The main reason that I am looking for this is to find a substitute for Bhattacharya & D. B. Dunson, 2011 to implement in Stan.

Piironen & Vehtari, 2017 was very helpful, but I got stuck expanding the regularized horseshoe prior to a prior for factor-loadings matrix.

For example, a simple latent factor model can be described as

\mathbf{y_i} = \mathbf{ \Lambda} \mathbf{\eta_i} + \mathbf{\epsilon_i}, \: \mathbf{\epsilon_i} \sim N_p(0, \mathbf{\Sigma})

where \mathbf{y_i} =[y_{i1}, ..., y_{ip}]^T, \mathbf{\eta_i} is a vector with k latent factors, \mathbf{ \Lambda} is p x k factor loadings matrix, and \mathbf{\Sigma} = diag(\sigma_1^2, ..., \sigma_p^2).

My plan was to combine multiple vectors generated from horseshoe function (implemented in brms)

functions {
vector horseshoe(vector zb, vector[] local, real[] global,
real scale_global, real c2) {
int K = rows(zb);
vector[K] lambda = local[1] .* sqrt(local[2]);
vector[K] lambda2 = square(lambda);
real tau = global[1] * sqrt(global[2]) * scale_global;
vector[K] lambda_tilde = sqrt(c2 * lambda2 ./ (c2 + tau^2 * lambda2));
return zb .* lambda_tilde * tau;
}


in a column-wise fashion like this (dimension of sigma is not appropriate here).

for (k in 1:K){
factor_loading[:,k] = horseshoe(zb[k], hs_local1[k], hs_local2[k], hs_global1[k], hs_global2[k], hs_scale_global * sigma[k], hs_scale_slab^2 * hs_c2[k]);
}


I am wondering,
1. Is it valid to do so to generate a factor-loadings matrix?
2. In this case, how can I deal with sigma, which is now a vector, when calculating tau?

Hi!

I did not find a solution, and I abandonned the idea, I’m good with a limited number of factors.

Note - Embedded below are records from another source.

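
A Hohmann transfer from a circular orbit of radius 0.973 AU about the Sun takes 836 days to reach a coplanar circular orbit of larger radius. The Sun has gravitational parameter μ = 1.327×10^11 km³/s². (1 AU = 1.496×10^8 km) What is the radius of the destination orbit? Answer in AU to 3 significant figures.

In km: r₁ = 0.973 × 1.496×10^8 = 1.455608×10^8 km.
Transfer time t = 836 days = 7.22304×10^7 s, and t = π√(a_t³/μ).
So a_t = (μ t²/π²)^(1/3) = (1.327×10^11 × (7.22304×10^7)² / π²)^(1/3) = 4.1242×10^8 km.
Since a_t = (r₁ + r₂)/2, r₂ = 2a_t − r₁ = 2×4.1242×10^8 − 1.455608×10^8 = 6.792792×10^8 km.
In AU: r₂ = 6.792792×10^8 / 1.496×10^8 = 4.54 AU.

r₂ = 4.54 AU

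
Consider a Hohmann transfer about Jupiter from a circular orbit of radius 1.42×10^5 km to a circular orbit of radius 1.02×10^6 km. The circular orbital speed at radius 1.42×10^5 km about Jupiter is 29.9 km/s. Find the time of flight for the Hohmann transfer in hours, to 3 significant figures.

t = 34.3 hours

From the circular-orbit relation v² = μ/r at r = 1.42×10^5 km: μ = v²r = (29.9)² × 1.42×10^5 = 1.26949×10^8 km³/s².
Semi-major axis of the transfer orbit: a_t = (1.420×10^5 + 1.020×10^6)/2 = 5.810×10^5 km.
Half the transfer-orbit period gives t = π√(a_t³/μ) = 1.235×10^5 s.
Converting: 1.235×10^5 s ÷ 3600 s/hour = 34.3 hours.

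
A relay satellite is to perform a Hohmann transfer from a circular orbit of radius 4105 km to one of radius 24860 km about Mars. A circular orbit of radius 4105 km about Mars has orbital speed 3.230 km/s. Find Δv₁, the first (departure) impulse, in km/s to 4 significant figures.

Δv₁ = 1.002 km/s

From the circular-orbit relation v² = μ/r at r = 4105 km: μ = v²r = (3.230)² × 4105 = 42827.1 km³/s².
Transfer-ellipse semi-major axis a_t = (r₁ + r₂)/2 = (4105 + 24860)/2 = 14482.5 km.
Circular speed at r = 4105 km: v_c = √(μ/r) = 3.230 km/s.
Vis-viva on the transfer ellipse at r = 4105 km gives v_t = √[μ(2/r − 1/a_t)] = 4.232 km/s.
Δv₁ = |v_t − v_c| = |4.232 − 3.230| = 1.002 km/s.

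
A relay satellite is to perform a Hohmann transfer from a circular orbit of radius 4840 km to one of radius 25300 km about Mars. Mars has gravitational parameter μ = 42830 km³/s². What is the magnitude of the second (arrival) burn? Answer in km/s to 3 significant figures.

Δv₂ = 0.564 km/s

Semi-major axis of the transfer orbit: a_t = (4840 + 25300)/2 = 15070 km.
Circular speed at r = 25300 km: v_c = √(μ/r) = 1.3011 km/s.
Vis-viva on the transfer ellipse at r = 25300 km gives v_t = √[μ(2/r − 1/a_t)] = 0.73736 km/s.
Δv₂ = |v_t − v_c| = |0.73736 − 1.3011| = 0.5637 km/s.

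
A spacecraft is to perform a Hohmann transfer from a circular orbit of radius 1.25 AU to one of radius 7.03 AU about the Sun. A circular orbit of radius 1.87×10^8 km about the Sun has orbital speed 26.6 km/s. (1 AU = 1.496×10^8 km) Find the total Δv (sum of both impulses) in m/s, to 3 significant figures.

From the circular-orbit relation v² = μ/r at r = 1.87×10^8 km: μ = v²r = (26.6)² × 1.87×10^8 = 1.32314×10^11 km³/s².
In km: r₁ = 1.25 × 1.496×10^8 = 1.870×10^8 km; r₂ = 7.03 × 1.496×10^8 = 1.051688×10^9 km.
The Hohmann ellipse has a_t = (r₁ + r₂)/2 = 6.19344×10^8 km.
At r₁ the circular-orbit speed is v₁ = √(μ/r₁) = 26.6000 km/s.
On the transfer ellipse at r₁, vis-viva equation gives v_p = √[μ(2/r₁ − 1/a_t)] = 34.6624 km/s.
First burn Δv₁ = |v_p − v₁| = 8.0624 km/s.
Circular speed at r₂: v₂ = √(μ/r₂) = 11.2165 km/s.
Transfer-orbit speed at r₂: v_a = √[μ(2/r₂ − 1/a_t)] = 6.16331 km/s.
Second burn Δv₂ = |v₂ − v_a| = 5.0532 km/s.
Δv = Δv₁ + Δv₂ = 8.0624 + 5.0532 = 13.12 km/s.

Δv = 13100 m/s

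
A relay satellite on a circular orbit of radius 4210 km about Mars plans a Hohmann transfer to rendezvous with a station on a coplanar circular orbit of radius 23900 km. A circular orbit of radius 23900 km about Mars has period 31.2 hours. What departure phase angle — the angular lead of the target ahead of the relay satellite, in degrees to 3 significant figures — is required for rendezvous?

φ = 98.8°

From Kepler's third law T² = 4π²r³/μ at r = 23900 km, T = 31.2 hours = 31.2 × 3600 s = 1.1232×10^5 s: μ = 4π²r³/T² = 42720.8 km³/s².
Transfer-ellipse semi-major axis a_t = (r₁ + r₂)/2 = (4210 + 23900)/2 = 14055 km.
The half-period of the transfer ellipse is t = π√(a_t³/μ) = 25326.6 s.
Target angular speed ω₂ = √(μ/r₂³) = 5.59400×10^-5 rad/s.
Angle swept by the target during transfer: ω₂·t = 1.41677 rad = 81.17°.
Arrival is 180° from departure on the ellipse, so φ = 180° − 81.17° = 98.8°.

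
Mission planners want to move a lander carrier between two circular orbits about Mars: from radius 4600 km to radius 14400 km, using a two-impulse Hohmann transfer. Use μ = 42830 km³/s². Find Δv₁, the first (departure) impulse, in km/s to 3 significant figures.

Δv₁ = 0.705 km/s

Transfer-ellipse semi-major axis a_t = (r₁ + r₂)/2 = (4600 + 14400)/2 = 9500 km.
Circular speed at r = 4600 km: v_c = √(μ/r) = 3.0514 km/s.
Vis-viva on the transfer ellipse at r = 4600 km gives v_t = √[μ(2/r − 1/a_t)] = 3.7568 km/s.
Δv₁ = |v_t − v_c| = |3.7568 − 3.0514| = 0.7054 km/s.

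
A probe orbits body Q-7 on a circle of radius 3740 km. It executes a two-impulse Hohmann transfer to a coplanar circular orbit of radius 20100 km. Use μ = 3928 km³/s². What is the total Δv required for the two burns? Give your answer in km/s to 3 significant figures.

Δv = 0.500 km/s

Transfer-ellipse semi-major axis a_t = (r₁ + r₂)/2 = (3740 + 20100)/2 = 11920 km.
Circular speed at r₁: v₁ = √(μ/r₁) = √(3928/3740) = 1.025 km/s.
On the transfer ellipse at r₁, vis-viva gives v_p = √[μ(2/r₁ − 1/a_t)] = 1.331 km/s.
First burn Δv₁ = |v_p − v₁| = 0.3060 km/s.
At r₂, v₂ = √(μ/r₂) = 0.442067 km/s.
Transfer-orbit speed at r₂: v_a = √[μ(2/r₂ − 1/a_t)] = 0.247620 km/s.
Second burn Δv₂ = |v₂ − v_a| = 0.1944 km/s.
Total Δv = Δv₁ + Δv₂ = 0.5004 km/s.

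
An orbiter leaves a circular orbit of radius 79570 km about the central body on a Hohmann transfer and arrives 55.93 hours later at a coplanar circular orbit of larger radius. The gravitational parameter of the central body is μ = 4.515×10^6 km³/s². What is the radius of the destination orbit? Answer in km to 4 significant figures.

r₂ = 4.498×10^5 km

Transfer time t = 55.93 hours = 2.01348×10^5 s, and t = π√(a_t³/μ).
So a_t = (μ t²/π²)^(1/3) = (4.515×10^6 × (2.01348×10^5)² / π²)^(1/3) = 2.6470×10^5 km.
Since a_t = (r₁ + r₂)/2, r₂ = 2a_t − r₁ = 2×2.6470×10^5 − 79570 = 4.4983×10^5 km.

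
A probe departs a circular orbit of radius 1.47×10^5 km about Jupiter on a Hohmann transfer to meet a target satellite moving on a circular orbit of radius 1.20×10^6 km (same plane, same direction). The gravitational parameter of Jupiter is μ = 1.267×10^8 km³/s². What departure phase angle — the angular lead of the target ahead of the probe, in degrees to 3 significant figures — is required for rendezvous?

Semi-major axis of the transfer orbit: a_t = (1.470×10^5 + 1.200×10^6)/2 = 6.735×10^5 km.
The half-period of the transfer ellipse is t = π√(a_t³/μ) = 1.54265×10^5 s.
The target's mean motion on its circular orbit is ω₂ = √(μ/r₂³) = 8.56281×10^-6 rad/s.
Angle swept by the target during transfer: ω₂·t = 1.3209 rad = 75.68°.
The probe traverses 180° on the transfer ellipse, so the target must lead by 180° − 75.68° = 104°.

φ = 104°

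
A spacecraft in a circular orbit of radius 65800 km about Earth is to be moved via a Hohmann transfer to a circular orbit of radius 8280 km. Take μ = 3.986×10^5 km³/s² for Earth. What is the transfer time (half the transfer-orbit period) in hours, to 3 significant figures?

Transfer-ellipse semi-major axis a_t = (r₁ + r₂)/2 = (65800 + 8280)/2 = 37040 km.
Transfer time t = π√(a_t³/μ) = π√((37040)³ / 3.986×10^5) = 35470 s.
Converting: 35470 s ÷ 3600 s/hour = 9.85 hours.

t = 9.85 hours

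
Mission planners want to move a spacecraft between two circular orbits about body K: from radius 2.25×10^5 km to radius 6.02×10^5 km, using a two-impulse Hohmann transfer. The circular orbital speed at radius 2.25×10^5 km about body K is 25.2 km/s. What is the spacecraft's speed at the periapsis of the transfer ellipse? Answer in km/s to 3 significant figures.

v = 30.4 km/s

From the circular-orbit relation v² = μ/r at r = 2.25×10^5 km: μ = v²r = (25.2)² × 2.25×10^5 = 1.42884×10^8 km³/s².
Transfer-ellipse semi-major axis a_t = (r₁ + r₂)/2 = (2.250×10^5 + 6.020×10^5)/2 = 4.135×10^5 km.
At periapsis, r = 2.250×10^5 km.
From the vis-viva equation, v = √[μ(2/r − 1/a_t)] = 30.41 km/s.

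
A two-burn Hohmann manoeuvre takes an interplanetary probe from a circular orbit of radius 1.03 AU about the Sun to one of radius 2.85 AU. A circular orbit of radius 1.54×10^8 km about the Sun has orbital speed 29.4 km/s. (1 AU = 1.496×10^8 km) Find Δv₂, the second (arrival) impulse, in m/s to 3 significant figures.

From the circular-orbit relation v² = μ/r at r = 1.54×10^8 km: μ = v²r = (29.4)² × 1.54×10^8 = 1.33111×10^11 km³/s².
In km: r₁ = 1.03 × 1.496×10^8 = 1.54088×10^8 km; r₂ = 2.85 × 1.496×10^8 = 4.2636×10^8 km.
Semi-major axis of the transfer orbit: a_t = (1.54088×10^8 + 4.2636×10^8)/2 = 2.90224×10^8 km.
On the circular orbit at r = 4.2636×10^8 km, v_c = √(μ/r) = 17.6693 km/s.
Transfer-orbit speed at the same r (vis-viva, a = a_t): v_t = √[μ(2/r − 1/a_t)] = 12.8747 km/s.
Δv₂ = |v_t − v_c| = |12.8747 − 17.6693| = 4.795 km/s.

Δv₂ = 4790 m/s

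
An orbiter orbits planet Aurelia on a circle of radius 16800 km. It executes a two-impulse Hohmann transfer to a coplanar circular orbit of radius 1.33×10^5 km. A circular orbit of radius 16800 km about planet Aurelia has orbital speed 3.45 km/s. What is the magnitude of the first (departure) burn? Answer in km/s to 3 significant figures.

From the circular-orbit relation v² = μ/r at r = 16800 km: μ = v²r = (3.45)² × 16800 = 1.99962×10^5 km³/s².
Semi-major axis of the transfer orbit: a_t = (16800 + 1.330×10^5)/2 = 74900 km.
On the circular orbit at r = 16800 km, v_c = √(μ/r) = 3.450 km/s.
Vis-viva on the transfer ellipse at r = 16800 km gives v_t = √[μ(2/r − 1/a_t)] = 4.597 km/s.
Δv₁ = |v_t − v_c| = |4.597 − 3.450| = 1.147 km/s.

Δv₁ = 1.15 km/s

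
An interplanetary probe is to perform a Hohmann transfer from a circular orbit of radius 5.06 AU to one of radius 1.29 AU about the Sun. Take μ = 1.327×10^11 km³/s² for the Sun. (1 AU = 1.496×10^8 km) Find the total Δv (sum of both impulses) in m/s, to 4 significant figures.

Δv = 11680 m/s

In km: r₁ = 5.06 × 1.496×10^8 = 7.56976×10^8 km; r₂ = 1.29 × 1.496×10^8 = 1.92984×10^8 km.
The Hohmann ellipse has a_t = (r₁ + r₂)/2 = 4.7498×10^8 km.
At r₁ the circular-orbit speed is v₁ = √(μ/r₁) = 13.2402 km/s.
On the transfer ellipse at r₁, vis-viva gives v_a = √[μ(2/r₁ − 1/a_t)] = 8.43951 km/s.
First burn Δv₁ = |v_a − v₁| = 4.801 km/s.
Circular speed at r₂: v₂ = √(μ/r₂) = 26.223 km/s.
Transfer-orbit speed at r₂: v_p = √[μ(2/r₂ − 1/a_t)] = 33.104 km/s.
Second burn Δv₂ = |v₂ − v_p| = 6.881 km/s.
Total Δv = Δv₁ + Δv₂ = 11.68 km/s.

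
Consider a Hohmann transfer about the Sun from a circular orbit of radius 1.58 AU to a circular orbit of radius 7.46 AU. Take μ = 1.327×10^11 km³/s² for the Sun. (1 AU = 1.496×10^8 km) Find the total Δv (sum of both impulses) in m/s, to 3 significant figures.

In km: r₁ = 1.58 × 1.496×10^8 = 2.36368×10^8 km; r₂ = 7.46 × 1.496×10^8 = 1.116016×10^9 km.
The Hohmann ellipse has a_t = (r₁ + r₂)/2 = 6.76192×10^8 km.
At r₁ the circular-orbit speed is v₁ = √(μ/r₁) = 23.694 km/s.
On the transfer ellipse at r₁, vis-viva equation gives v_p = √[μ(2/r₁ − 1/a_t)] = 30.440 km/s.
First burn Δv₁ = |v_p − v₁| = 6.746 km/s.
At r₂, v₂ = √(μ/r₂) = 10.904 km/s.
Transfer-orbit speed at r₂: v_a = √[μ(2/r₂ − 1/a_t)] = 6.4470 km/s.
Second burn Δv₂ = |v₂ − v_a| = 4.457 km/s.
Δv = Δv₁ + Δv₂ = 6.746 + 4.457 = 11.20 km/s.

Δv = 11200 m/s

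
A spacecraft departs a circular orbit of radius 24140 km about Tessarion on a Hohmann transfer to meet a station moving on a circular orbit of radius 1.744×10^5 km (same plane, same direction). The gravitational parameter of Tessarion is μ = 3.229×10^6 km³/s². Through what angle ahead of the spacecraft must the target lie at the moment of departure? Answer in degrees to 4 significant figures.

φ = 102.7°

Transfer-ellipse semi-major axis a_t = (r₁ + r₂)/2 = (24140 + 1.744×10^5)/2 = 99270 km.
The half-period of the transfer ellipse is t = π√(a_t³/μ) = 54681.8 s.
The target's mean motion on its circular orbit is ω₂ = √(μ/r₂³) = 2.46726×10^-5 rad/s.
Angle swept by the target during transfer: ω₂·t = 1.3491 rad = 77.30°.
The spacecraft traverses 180° on the transfer ellipse, so the target must lead by 180° − 77.30° = 102.7°.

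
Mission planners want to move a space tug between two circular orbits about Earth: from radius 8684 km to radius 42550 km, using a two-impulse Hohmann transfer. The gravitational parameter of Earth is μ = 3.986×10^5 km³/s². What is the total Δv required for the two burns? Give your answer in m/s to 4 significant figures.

Transfer-ellipse semi-major axis a_t = (r₁ + r₂)/2 = (8684 + 42550)/2 = 25617 km.
At r₁ the circular-orbit speed is v₁ = √(μ/r₁) = 6.7750 km/s.
On the transfer ellipse at r₁, vis-viva gives v_p = √[μ(2/r₁ − 1/a_t)] = 8.7316 km/s.
First burn Δv₁ = |v_p − v₁| = 1.9566 km/s.
Circular speed at r₂: v₂ = √(μ/r₂) = 3.0607 km/s.
Transfer-orbit speed at r₂: v_a = √[μ(2/r₂ − 1/a_t)] = 1.7820 km/s.
Second burn Δv₂ = |v₂ − v_a| = 1.2787 km/s.
Δv = Δv₁ + Δv₂ = 1.9566 + 1.2787 = 3.235 km/s.

Δv = 3235 m/s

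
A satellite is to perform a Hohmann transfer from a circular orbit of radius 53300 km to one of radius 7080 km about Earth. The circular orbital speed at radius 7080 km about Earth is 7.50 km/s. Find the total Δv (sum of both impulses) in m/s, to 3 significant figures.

Δv = 3880 m/s

From the circular-orbit relation v² = μ/r at r = 7080 km: μ = v²r = (7.50)² × 7080 = 3.98250×10^5 km³/s².
Semi-major axis of the transfer orbit: a_t = (53300 + 7080)/2 = 30190 km.
At r₁ the circular-orbit speed is v₁ = √(μ/r₁) = 2.7335 km/s.
Transfer-orbit speed at r₁ (vis-viva equation): v_a = √[μ(2/r₁ − 1/a_t)] = 1.3237 km/s.
First burn Δv₁ = |v_a − v₁| = 1.410 km/s.
Circular speed at r₂: v₂ = √(μ/r₂) = 7.500 km/s.
Transfer-orbit speed at r₂: v_p = √[μ(2/r₂ − 1/a_t)] = 9.965 km/s.
Second burn Δv₂ = |v₂ − v_p| = 2.465 km/s.
Δv = Δv₁ + Δv₂ = 1.410 + 2.465 = 3.875 km/s.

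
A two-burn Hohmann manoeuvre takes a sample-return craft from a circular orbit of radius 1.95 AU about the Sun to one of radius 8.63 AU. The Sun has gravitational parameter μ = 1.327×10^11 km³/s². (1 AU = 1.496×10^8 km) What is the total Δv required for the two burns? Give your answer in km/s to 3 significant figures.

In km: r₁ = 1.95 × 1.496×10^8 = 2.9172×10^8 km; r₂ = 8.63 × 1.496×10^8 = 1.291048×10^9 km.
The Hohmann ellipse has a_t = (r₁ + r₂)/2 = 7.91384×10^8 km.
At r₁ the circular-orbit speed is v₁ = √(μ/r₁) = 21.328 km/s.
Transfer-orbit speed at r₁ (vis-viva): v_p = √[μ(2/r₁ − 1/a_t)] = 27.241 km/s.
First burn Δv₁ = |v_p − v₁| = 5.913 km/s.
At r₂, v₂ = √(μ/r₂) = 10.138 km/s.
Transfer-orbit speed at r₂: v_a = √[μ(2/r₂ − 1/a_t)] = 6.1554 km/s.
Second burn Δv₂ = |v₂ − v_a| = 3.983 km/s.
Δv = Δv₁ + Δv₂ = 5.913 + 3.983 = 9.896 km/s.

Δv = 9.90 km/s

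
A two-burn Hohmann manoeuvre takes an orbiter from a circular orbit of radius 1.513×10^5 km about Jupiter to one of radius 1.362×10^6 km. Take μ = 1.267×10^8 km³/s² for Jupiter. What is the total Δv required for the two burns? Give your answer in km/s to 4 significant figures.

Δv = 15.22 km/s

Semi-major axis of the transfer orbit: a_t = (1.513×10^5 + 1.362×10^6)/2 = 7.5665×10^5 km.
Circular speed at r₁: v₁ = √(μ/r₁) = √(1.267×10^8/1.513×10^5) = 28.938 km/s.
On the transfer ellipse at r₁, v² = μ(2/r − 1/a) gives v_p = √[μ(2/r₁ − 1/a_t)] = 38.825 km/s.
First burn Δv₁ = |v_p − v₁| = 9.887 km/s.
Circular speed at r₂: v₂ = √(μ/r₂) = 9.645 km/s.
Transfer-orbit speed at r₂: v_a = √[μ(2/r₂ − 1/a_t)] = 4.313 km/s.
Second burn Δv₂ = |v₂ − v_a| = 5.332 km/s.
Δv = Δv₁ + Δv₂ = 9.887 + 5.332 = 15.22 km/s.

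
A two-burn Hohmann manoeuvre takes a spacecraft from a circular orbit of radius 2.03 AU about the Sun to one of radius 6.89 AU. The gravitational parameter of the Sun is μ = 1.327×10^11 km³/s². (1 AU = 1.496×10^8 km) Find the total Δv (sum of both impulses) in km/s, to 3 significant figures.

In km: r₁ = 2.03 × 1.496×10^8 = 3.03688×10^8 km; r₂ = 6.89 × 1.496×10^8 = 1.030744×10^9 km.
Transfer-ellipse semi-major axis a_t = (r₁ + r₂)/2 = (3.03688×10^8 + 1.030744×10^9)/2 = 6.67216×10^8 km.
Circular speed at r₁: v₁ = √(μ/r₁) = √(1.327×10^11/3.03688×10^8) = 20.903627 km/s.
Transfer-orbit speed at r₁ (vis-viva): v_p = √[μ(2/r₁ − 1/a_t)] = 25.981476 km/s.
First burn Δv₁ = |v_p − v₁| = 5.0778 km/s.
Circular speed at r₂: v₂ = √(μ/r₂) = 11.34645 km/s.
Transfer-orbit speed at r₂: v_a = √[μ(2/r₂ − 1/a_t)] = 7.654920 km/s.
Second burn Δv₂ = |v₂ − v_a| = 3.6915 km/s.
Δv = Δv₁ + Δv₂ = 5.0778 + 3.6915 = 8.769 km/s.

Δv = 8.77 km/s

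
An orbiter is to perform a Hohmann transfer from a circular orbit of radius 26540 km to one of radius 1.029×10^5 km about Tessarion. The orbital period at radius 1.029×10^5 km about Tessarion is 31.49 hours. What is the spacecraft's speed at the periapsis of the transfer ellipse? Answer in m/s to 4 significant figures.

From Kepler's third law T² = 4π²r³/μ at r = 1.029×10^5 km, T = 31.49 hours = 31.49 × 3600 s = 1.13364×10^5 s: μ = 4π²r³/T² = 3.34700×10^6 km³/s².
Transfer-ellipse semi-major axis a_t = (r₁ + r₂)/2 = (26540 + 1.029×10^5)/2 = 64720 km.
The periapsis of the transfer ellipse is at r = 26540 km.
Vis-viva: v = √[μ(2/r − 1/a_t)] = √[3.34700×10^6 × (2/26540 − 1/64720)] = 14.16 km/s.

v = 14160 m/s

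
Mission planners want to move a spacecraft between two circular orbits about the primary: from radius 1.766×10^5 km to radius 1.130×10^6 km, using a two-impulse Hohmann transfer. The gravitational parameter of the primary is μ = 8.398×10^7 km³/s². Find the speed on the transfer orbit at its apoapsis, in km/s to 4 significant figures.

v = 4.482 km/s

Transfer-ellipse semi-major axis a_t = (r₁ + r₂)/2 = (1.766×10^5 + 1.130×10^6)/2 = 6.533×10^5 km.
The apoapsis of the transfer ellipse is at r = 1.130×10^6 km.
From the vis-viva equation, v = √[μ(2/r − 1/a_t)] = 4.482 km/s.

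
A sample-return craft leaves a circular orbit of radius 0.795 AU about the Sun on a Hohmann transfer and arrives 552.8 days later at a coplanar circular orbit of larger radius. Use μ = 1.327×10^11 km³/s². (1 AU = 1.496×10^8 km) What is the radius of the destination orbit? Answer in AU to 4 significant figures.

r₂ = 3.390 AU

In km: r₁ = 0.795 × 1.496×10^8 = 1.18932×10^8 km.
Transfer time t = 552.8 days = 4.776192×10^7 s, and t = π√(a_t³/μ).
So a_t = (μ t²/π²)^(1/3) = (1.327×10^11 × (4.776192×10^7)² / π²)^(1/3) = 3.1302×10^8 km.
Since a_t = (r₁ + r₂)/2, r₂ = 2a_t − r₁ = 2×3.1302×10^8 − 1.18932×10^8 = 5.07108×10^8 km.
In AU: r₂ = 5.07108×10^8 / 1.496×10^8 = 3.390 AU.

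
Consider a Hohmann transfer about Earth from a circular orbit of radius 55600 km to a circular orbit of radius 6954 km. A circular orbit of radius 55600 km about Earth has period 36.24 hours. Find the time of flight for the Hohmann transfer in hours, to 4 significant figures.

From Kepler's third law T² = 4π²r³/μ at r = 55600 km, T = 36.24 hours = 36.24 × 3600 s = 1.30464×10^5 s: μ = 4π²r³/T² = 3.98660×10^5 km³/s².
Transfer-ellipse semi-major axis a_t = (r₁ + r₂)/2 = (55600 + 6954)/2 = 31277 km.
By Kepler's third law the transfer-orbit period is T = 2π√(a_t³/μ), so t = T/2 = 27522 s.
Converting: 27522 s ÷ 3600 s/hour = 7.645 hours.

t = 7.645 hours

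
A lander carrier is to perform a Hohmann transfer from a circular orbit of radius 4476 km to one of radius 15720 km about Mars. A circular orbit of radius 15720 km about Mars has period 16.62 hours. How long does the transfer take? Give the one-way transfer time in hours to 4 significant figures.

From Kepler's third law T² = 4π²r³/μ at r = 15720 km, T = 16.62 hours = 16.62 × 3600 s = 59832 s: μ = 4π²r³/T² = 42840.1 km³/s².
The Hohmann ellipse has a_t = (r₁ + r₂)/2 = 10098 km.
Half the transfer-orbit period gives t = π√(a_t³/μ) = 15400 s.
Converting: 15400 s ÷ 3600 s/hour = 4.278 hours.

t = 4.278 hours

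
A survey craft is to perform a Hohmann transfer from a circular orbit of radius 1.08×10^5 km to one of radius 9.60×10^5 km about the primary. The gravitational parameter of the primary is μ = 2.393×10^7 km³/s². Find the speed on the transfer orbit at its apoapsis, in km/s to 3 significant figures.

Transfer-ellipse semi-major axis a_t = (r₁ + r₂)/2 = (1.080×10^5 + 9.600×10^5)/2 = 5.340×10^5 km.
The apoapsis of the transfer ellipse is at r = 9.600×10^5 km.
From the vis-viva equation, v = √[μ(2/r − 1/a_t)] = 2.245 km/s.

v = 2.25 km/s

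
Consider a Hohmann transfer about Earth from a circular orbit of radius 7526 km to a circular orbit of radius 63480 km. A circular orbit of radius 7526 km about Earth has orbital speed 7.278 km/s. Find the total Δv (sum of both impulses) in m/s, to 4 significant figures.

From the circular-orbit relation v² = μ/r at r = 7526 km: μ = v²r = (7.278)² × 7526 = 3.98647×10^5 km³/s².
Transfer-ellipse semi-major axis a_t = (r₁ + r₂)/2 = (7526 + 63480)/2 = 35503 km.
Circular speed at r₁: v₁ = √(μ/r₁) = √(3.98647×10^5/7526) = 7.278 km/s.
On the transfer ellipse at r₁, vis-viva gives v_p = √[μ(2/r₁ − 1/a_t)] = 9.732 km/s.
First burn Δv₁ = |v_p − v₁| = 2.454 km/s.
At r₂, v₂ = √(μ/r₂) = 2.506 km/s.
Transfer-orbit speed at r₂: v_a = √[μ(2/r₂ − 1/a_t)] = 1.154 km/s.
Second burn Δv₂ = |v₂ − v_a| = 1.352 km/s.
Δv = Δv₁ + Δv₂ = 2.454 + 1.352 = 3.806 km/s.

Δv = 3806 m/s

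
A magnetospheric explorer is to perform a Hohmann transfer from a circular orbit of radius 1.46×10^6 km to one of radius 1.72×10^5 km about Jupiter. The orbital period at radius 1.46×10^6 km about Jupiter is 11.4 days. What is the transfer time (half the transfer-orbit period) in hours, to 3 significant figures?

From Kepler's third law T² = 4π²r³/μ at r = 1.46×10^6 km, T = 11.4 days = 11.4 × 86400 s = 9.8496×10^5 s: μ = 4π²r³/T² = 1.26643×10^8 km³/s².
Semi-major axis of the transfer orbit: a_t = (1.460×10^6 + 1.720×10^5)/2 = 8.160×10^5 km.
Transfer time t = π√(a_t³/μ) = π√((8.160×10^5)³ / 1.26643×10^8) = 2.058×10^5 s.
Converting: 2.058×10^5 s ÷ 3600 s/hour = 57.2 hours.

t = 57.2 hours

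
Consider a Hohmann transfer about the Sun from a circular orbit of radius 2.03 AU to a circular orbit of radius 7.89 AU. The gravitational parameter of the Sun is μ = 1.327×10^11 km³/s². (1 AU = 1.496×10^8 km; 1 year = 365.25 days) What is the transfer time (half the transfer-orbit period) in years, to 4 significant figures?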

The thought I had about it :

By implementing such a prior, we remove the constraints on the loading matrix that make it identifiable (basically upper diag zero loadings and positive diagonal). I read some articles in which they relaxed a little bit these constraints, but I did not find these really interesting.

I have the strong feeling that pushing loadings toward zero in a unsupervized way would lead to non identifiable model : multiple loading matrix with different combinations of zero would be equivalent without constraints. In the Bhattacharya and Dunson paper, the higher the index of a loading column was, the higher it was shrinked.